Bitcoin L2 Stacks is about to push its Nakamoto upgrade, introducing five-second block times, enabling the creation of Ethereum-esque DApps and smart contracts for DeFi, NFTs, and much more. It’s the best-established L2 but by no means the only one taking shape upon Bitcoin’s main chain.
Bitcoin branches out
The promise of Bitcoin DeFi isn’t new. Bitcoin scaling projects such as RSK and Lightning Network have been working towards this goal for years with limited success. But this time around, it feels different. These early movers no longer have to go it alone, with the momentum now underpinning Bitcoin DeFi driven by hundreds of projects developing protocols and primitives to solve specific use cases.
One narrative that’s likely to see significant attention in 2024 is RWAs on Bitcoin infrastructure. The tokenization of real-world assets (RWAs) swelled last year as bonds, commodities, and equities were placed onchain. The ability for institutions to trade these assets on Bitcoin L2s opens up new possibilities for yield generation, and for hundreds of billions of dollars in idle BTC to be utilized.
Despite TVL increasing by multiples last year, tokenized RWAs still represent only a fraction of their global market value. The ability to fractionalize illiquid assets such as fine art and real estate, making them tradable around the clock on blockchain rails, is a breakthrough that could serve as a flywheel for serious TradFi adoption. If Bitcoin L2s win the race to become the preeminent layer for RWAs, it will be a win for decentralized BTC and centralized real-world assets alike.
The bear case is still bullish
It’s possible that the adoption of multi-layer Bitcoin architecture will not be fully realized until 2025. Development of infrastructure, particularly that which interacts with tightly regulated traditional finance, as is the case with RWAs, is complex and time-consuming. If this proves to be the case, the promise of a sprawling Bitcoin-based financial system will be deferred, but in the interim, don’t expect BTC to keep quiet.
The halving, when the block reward reduces to 3.125 BTC, is less than two months away, prompting intense speculation, debate, and trading leading into the four-yearly event.

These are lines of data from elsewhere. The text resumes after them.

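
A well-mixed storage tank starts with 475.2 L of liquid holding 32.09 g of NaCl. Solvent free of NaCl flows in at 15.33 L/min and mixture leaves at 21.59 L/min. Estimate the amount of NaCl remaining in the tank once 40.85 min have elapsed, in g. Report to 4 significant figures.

2.235 g

Let m(t) be the amount of NaCl. Volume: V(t) = V₀ + (Q_in − Q_out) t = 475.2 − 6.26000 t; V(40.85) = 219.479 L.
No NaCl enters, so dm/dt = −Q_out · (m/V).
dm/m = −Q_out dt/(V₀ − 6.26000 t); integrating gives ln(m/m₀) = −(Q_out/(Q_in−Q_out)) ln(V/V₀).
m = m₀ (V₀/V)^(Q_out/(Q_in−Q_out)) = 32.09 × (475.2/219.479)^(-3.44888) = 2.23525 g.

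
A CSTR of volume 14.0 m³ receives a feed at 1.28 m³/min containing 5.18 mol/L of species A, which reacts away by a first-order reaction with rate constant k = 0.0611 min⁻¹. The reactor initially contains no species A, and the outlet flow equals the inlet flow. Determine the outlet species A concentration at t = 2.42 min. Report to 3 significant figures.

0.958 mol/L

Species balance: V dC/dt = Q C_in − Q C − k V C.
This is linear with rate a = Q/V + k = 0.15253 min⁻¹.
C_ss = Q C_in/(Q + kV) = 3.1050 mol/L; C(t) = C_ss + (C₀ − C_ss) e^(−a t).
C(2.42) = 3.1050 + (-3.1050)·e^(−0.15253·2.42) = 3.1050 + (-3.1050)·0.69134 = 0.95838 mol/L.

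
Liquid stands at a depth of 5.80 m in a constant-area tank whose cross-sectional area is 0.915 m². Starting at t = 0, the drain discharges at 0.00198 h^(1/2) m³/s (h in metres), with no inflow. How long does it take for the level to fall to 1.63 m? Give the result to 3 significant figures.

1050 s

With no inflow, A dh/dt = −0.00198 √h.
Separate and integrate: 2(√h − √h₀) = −(0.00198/A) t.
t = 2A(√h₀ − √h)/0.00198 = 2·0.915·(√5.80 − √1.63)/0.00198
  = 1.8300 × (2.4083 − 1.2767) / 0.00198 = 1045.9 s.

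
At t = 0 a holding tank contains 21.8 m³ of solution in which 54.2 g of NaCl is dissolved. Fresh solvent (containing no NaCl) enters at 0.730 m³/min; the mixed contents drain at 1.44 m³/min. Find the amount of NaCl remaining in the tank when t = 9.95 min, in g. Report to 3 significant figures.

24.5 g

Let m(t) be the amount of NaCl. Volume: V(t) = V₀ + (Q_in − Q_out) t = 21.8 − 0.71000 t; V(9.95) = 14.736 m³.
Species balance (pure solvent in): dm/dt = −Q_out · m/V(t).
Separate: dm/m = −Q_out dt/V(t) ⇒ ln(m/m₀) = −(Q_out/(Q_in−Q_out)) ln(V/V₀).
m = m₀ (V₀/V)^(Q_out/(Q_in−Q_out)) = 54.2 × (21.8/14.736)^(-2.0282) = 24.492 g.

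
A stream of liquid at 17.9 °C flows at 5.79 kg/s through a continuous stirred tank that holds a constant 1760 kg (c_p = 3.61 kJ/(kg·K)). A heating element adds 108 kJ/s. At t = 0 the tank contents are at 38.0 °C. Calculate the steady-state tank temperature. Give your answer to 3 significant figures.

23.1 °C

Energy balance: M c_p dT/dt = ṁ c_p (T_in − T) + 108.
At steady state dT/dt = 0 ⇒ T_ss = T_in + Q̇/(ṁ c_p) = 17.9 + 108/(5.79·3.61) = 23.067 °C.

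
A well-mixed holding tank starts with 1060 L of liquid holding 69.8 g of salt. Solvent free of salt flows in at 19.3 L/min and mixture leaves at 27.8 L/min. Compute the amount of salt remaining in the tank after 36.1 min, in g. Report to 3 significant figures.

Let m(t) be the amount of salt. Volume: V(t) = V₀ + (Q_in − Q_out) t = 1060 − 8.5000 t; V(36.1) = 753.15 L.
Species balance (pure solvent in): dm/dt = −Q_out · m/V(t).
dm/m = −Q_out dt/(V₀ − 8.5000 t); integrating gives ln(m/m₀) = −(Q_out/(Q_in−Q_out)) ln(V/V₀).
m = m₀ (V₀/V)^(Q_out/(Q_in−Q_out)) = 69.8 × (1060/753.15)^(-3.2706) = 22.826 g.

22.8 g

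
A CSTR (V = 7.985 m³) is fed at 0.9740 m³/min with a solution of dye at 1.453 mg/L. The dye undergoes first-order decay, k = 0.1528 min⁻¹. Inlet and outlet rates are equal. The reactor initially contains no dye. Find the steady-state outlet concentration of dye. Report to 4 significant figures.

0.6450 mg/L

Accumulation = in − out − consumed: V dC/dt = Q C_in − Q C − k V C.
Steady state (dC/dt = 0): C_ss = Q C_in/(Q + kV) = C_in/(1 + kV/Q).
C_ss = 0.9740·1.453/(0.9740 + 0.1528·7.985) = 1.41522/2.19411 = 0.645010 mg/L.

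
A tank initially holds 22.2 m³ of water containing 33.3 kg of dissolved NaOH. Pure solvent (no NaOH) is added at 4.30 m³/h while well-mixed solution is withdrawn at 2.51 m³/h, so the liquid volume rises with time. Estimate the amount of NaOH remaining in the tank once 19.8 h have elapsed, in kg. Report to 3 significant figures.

Total volume: dV/dt = Q_in − Q_out = 1.7900 m³/h, so V(t) = 22.2 + 1.7900 t and V(19.8) = 57.642 m³.
Species balance (pure solvent in): dm/dt = −Q_out · m/V(t).
Separate: dm/m = −Q_out dt/V(t) ⇒ ln(m/m₀) = −(Q_out/(Q_in−Q_out)) ln(V/V₀).
m = m₀ (V₀/V)^(Q_out/(Q_in−Q_out)) = 33.3 × (22.2/57.642)^(1.4022) = 8.7373 kg.

8.74 kg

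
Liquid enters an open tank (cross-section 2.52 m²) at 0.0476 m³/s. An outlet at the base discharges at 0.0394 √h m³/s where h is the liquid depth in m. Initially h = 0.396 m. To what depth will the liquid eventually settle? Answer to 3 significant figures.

Level balance: A dh/dt = 0.0476 − 0.0394 √h. Setting dh/dt = 0:
Q_in = 0.0394 √h_ss ⇒ √h_ss = 0.0476/0.0394 = 1.2081.
h_ss = 1.2081² = 1.4596 m. (Since h₀ = 0.396 m < h_ss, the level will rise toward this value.)

1.46 m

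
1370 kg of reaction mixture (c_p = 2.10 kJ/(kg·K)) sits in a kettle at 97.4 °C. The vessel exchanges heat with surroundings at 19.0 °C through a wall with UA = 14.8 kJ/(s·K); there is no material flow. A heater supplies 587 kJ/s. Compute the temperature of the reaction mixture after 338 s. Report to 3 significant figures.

Lumped-capacitance energy balance: M c_p dT/dt = UA(T_amb − T) + Q̇.
dT/dt = (T_ss − T)/τ with T_ss = T_amb + Q̇/UA = 19.0 + 587/14.8 = 58.662 °C, τ = M c_p/UA = 1370·2.10/14.8 = 194.39 s.
T approaches T_ss exponentially: T(t) = T_ss + (T₀ − T_ss) e^(−t/τ).
T(338) = 58.662 + (38.738)·0.17574 = 65.470 °C.

65.5 °C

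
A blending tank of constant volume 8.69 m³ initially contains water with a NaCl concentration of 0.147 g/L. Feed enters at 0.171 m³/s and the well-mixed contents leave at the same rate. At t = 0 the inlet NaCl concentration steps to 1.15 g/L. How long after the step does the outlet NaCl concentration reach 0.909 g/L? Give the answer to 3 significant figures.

72.5 s

Transient balance on the dissolved component: V dC/dt = Q(C_in − C), so τ = V/Q = 50.819 s.
C(t) = C_in + (C₀ − C_in) e^(−t/τ). Set C = 0.909 and solve for t:
e^(−t/τ) = (C − C_in)/(C₀ − C_in) = (0.909 − 1.15)/(0.147 − 1.15) = 0.24028
t = −τ ln(…) = 50.819 × 1.4260 = 72.465 s.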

Add in Cursed Inscriptions and the development of eagerly anticipated protocols such as open-source indexer Trac and there’s a lot to look forward to this year. Ordinals’ creator Casey Rodarmor is also working on a fungible Bitcoin token standard based on Ordinals, known as Rune Protocol. It won’t be reliant on off-chain infrastructure, improving on some of the drawbacks inherent to the BRC20 standard.

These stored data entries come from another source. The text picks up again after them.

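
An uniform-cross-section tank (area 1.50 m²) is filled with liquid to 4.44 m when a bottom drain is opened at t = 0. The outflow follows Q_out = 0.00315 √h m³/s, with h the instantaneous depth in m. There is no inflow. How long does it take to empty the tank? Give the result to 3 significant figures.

2010 s

With no inflow, A dh/dt = −0.00315 √h.
This is separable: 2 d(√h)/dt = −0.00315/A, so √h = √h₀ − (0.00315/(2A)) t.
Set h = 0: 2√h₀ = (0.00315/A) t_empty ⇒ t_empty = 2A√h₀/0.00315.
t_empty = 2·1.50·√4.44/0.00315 = 3.0000·2.1071/0.00315 = 2006.8 s.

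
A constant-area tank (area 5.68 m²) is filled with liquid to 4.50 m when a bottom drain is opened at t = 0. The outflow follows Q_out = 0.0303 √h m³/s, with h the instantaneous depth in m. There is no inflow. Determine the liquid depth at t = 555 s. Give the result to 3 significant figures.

0.411 m

Unsteady balance on liquid volume: A dh/dt = −0.0303 √h.
This is separable: 2 d(√h)/dt = −0.0303/A, so √h = √h₀ − (0.0303/(2A)) t.
√h = √4.50 − 0.0303·555/(2·5.68) = 2.1213 − 1.4803 = 0.64099.
h = 0.64099² = 0.41087 m.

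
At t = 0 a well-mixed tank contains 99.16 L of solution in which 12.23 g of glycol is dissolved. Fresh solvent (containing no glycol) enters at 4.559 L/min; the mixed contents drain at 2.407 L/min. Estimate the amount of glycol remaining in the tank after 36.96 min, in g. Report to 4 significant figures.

Total volume: dV/dt = Q_in − Q_out = 2.15200 L/min, so V(t) = 99.16 + 2.15200 t and V(36.96) = 178.698 L.
No glycol enters, so dm/dt = −Q_out · (m/V).
dm/m = −Q_out dt/(V₀ + 2.15200 t); integrating gives ln(m/m₀) = −(Q_out/(Q_in−Q_out)) ln(V/V₀).
m = m₀ (V₀/V)^(Q_out/(Q_in−Q_out)) = 12.23 × (99.16/178.698)^(1.11849) = 6.32899 g.

6.329 g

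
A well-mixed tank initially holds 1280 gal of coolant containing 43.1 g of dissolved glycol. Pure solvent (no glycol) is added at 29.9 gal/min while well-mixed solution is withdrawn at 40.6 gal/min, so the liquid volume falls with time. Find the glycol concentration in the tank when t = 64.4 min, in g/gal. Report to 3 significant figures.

Let m(t) be the amount of glycol. Volume: V(t) = V₀ + (Q_in − Q_out) t = 1280 − 10.700 t; V(64.4) = 590.92 gal.
No glycol enters, so dm/dt = −Q_out · (m/V).
dm/m = −Q_out dt/(V₀ − 10.700 t); integrating gives ln(m/m₀) = −(Q_out/(Q_in−Q_out)) ln(V/V₀).
m = m₀ (V₀/V)^(Q_out/(Q_in−Q_out)) = 43.1 × (1280/590.92)^(-3.7944) = 2.2949 g.
C = m/V = 2.2949/590.92 = 0.0038837 g/gal.

0.00388 g/gal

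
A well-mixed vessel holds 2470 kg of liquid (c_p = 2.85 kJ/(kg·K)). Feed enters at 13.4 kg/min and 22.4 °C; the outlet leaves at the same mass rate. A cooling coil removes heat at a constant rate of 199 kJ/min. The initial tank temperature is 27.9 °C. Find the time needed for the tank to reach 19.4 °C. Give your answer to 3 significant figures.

M c_p dT/dt = ṁ c_p (T_in − T) − Q̇.
τ = M/ṁ = 184.33 min; T_ss = T_in − Q̇/(ṁ c_p) = 17.189 °C.
T(t) = T_ss + (T₀ − T_ss) e^(−t/τ). Set T = 19.4:
e^(−t/τ) = (19.4 − 17.189)/(27.9 − 17.189) = 0.20641
t = −184.33 · ln(0.20641) = 290.85 min.

291 min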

While the minutiae of Bitcoin architecture will escape all but the builders and most ardent of users, upon zooming out, the picture is very clear. Bitcoin is now a large tent that welcomes users and use cases of all kinds: the suits and the suitless; centralized and decentralized; enterprise and entertainment. While the underlying blockchain remains faithful to the vision Satoshi Nakamoto conceived 15 years ago, the range of products and services now being built on Bitcoin would surely astonish its creator.

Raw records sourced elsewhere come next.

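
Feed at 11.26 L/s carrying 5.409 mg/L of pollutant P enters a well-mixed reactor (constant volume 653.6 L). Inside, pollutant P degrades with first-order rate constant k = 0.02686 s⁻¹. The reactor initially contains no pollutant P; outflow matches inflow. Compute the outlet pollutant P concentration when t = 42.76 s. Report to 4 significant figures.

V dC/dt = Q(C_in − C) − k V C.
This is linear with rate a = Q/V + k = 0.0440877 s⁻¹.
C_ss = Q C_in/(Q + kV) = 2.11362 mg/L; C(t) = C_ss + (C₀ − C_ss) e^(−a t).
C(42.76) = 2.11362 + (-2.11362)·e^(−0.0440877·42.76) = 2.11362 + (-2.11362)·0.151800 = 1.79277 mg/L.

1.793 mg/L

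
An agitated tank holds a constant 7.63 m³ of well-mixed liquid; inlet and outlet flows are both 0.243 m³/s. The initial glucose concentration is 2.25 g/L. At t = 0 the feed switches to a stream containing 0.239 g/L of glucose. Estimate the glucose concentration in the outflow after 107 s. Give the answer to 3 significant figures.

Species balance on the tank: V dC/dt = Q(C_in − C).
Rewrite as dC/dt + C/τ = C_in/τ, τ = V/Q = 31.399 s.
Integrating: C(t) = C_in + (C₀ − C_in) e^(−t/τ).
C(107) = 0.239 + (2.25 − 0.239)·e^(−107/31.399) = 0.239 + (2.0110)·0.033116 = 0.30560 g/L.

0.306 g/L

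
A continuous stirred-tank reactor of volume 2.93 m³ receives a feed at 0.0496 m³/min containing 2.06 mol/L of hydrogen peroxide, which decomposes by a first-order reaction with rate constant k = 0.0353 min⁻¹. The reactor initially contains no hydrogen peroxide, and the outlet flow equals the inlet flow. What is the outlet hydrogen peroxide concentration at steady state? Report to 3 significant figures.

0.668 mol/L

Species balance: V dC/dt = Q C_in − Q C − k V C.
At steady state: 0 = Q C_in − (Q + kV) C_ss, so C_ss = Q C_in/(Q + kV).
C_ss = 0.0496·2.06/(0.0496 + 0.0353·2.93) = 0.10218/0.15303 = 0.66769 mol/L.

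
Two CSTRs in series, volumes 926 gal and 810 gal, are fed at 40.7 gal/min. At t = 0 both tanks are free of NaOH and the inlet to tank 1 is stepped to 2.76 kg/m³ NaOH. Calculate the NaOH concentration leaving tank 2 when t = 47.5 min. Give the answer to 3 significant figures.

1.80 kg/m³

Species balance on tank i: dCᵢ/dt = (Cᵢ₋₁ − Cᵢ)/τᵢ with τᵢ = Vᵢ/Q.
τ₁ = 926/40.7 = 22.752 min; τ₂ = 810/40.7 = 19.902 min.
Solving the cascade with C₁(0)=C₂(0)=0 gives C₂(t) = C_in[1 − (τ₁ e^(−t/τ₁) − τ₂ e^(−t/τ₂))/(τ₁ − τ₂)].
At t = 47.5: e^(−t/τ₁) = 0.12397, e^(−t/τ₂) = 0.091930.
C₂ = 2.76·[1 − (22.752·0.12397 − 19.902·0.091930)/(2.8501)] = 2.76·0.65233 = 1.8004 kg/m³.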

Those who placed their faith in Bitcoin while others doubted, or were early to Ordinals while the rest of the industry simply shrugged are now being rewarded. The beauty of Bitcoin is that it’s never too late: even those who thought they’d missed the party have since discovered that they were in fact early. Crypto is rife with competing narratives, ecosystems, and assets. But in 2024, all roads lead back to Bitcoin, the alpha and omega of blockchain.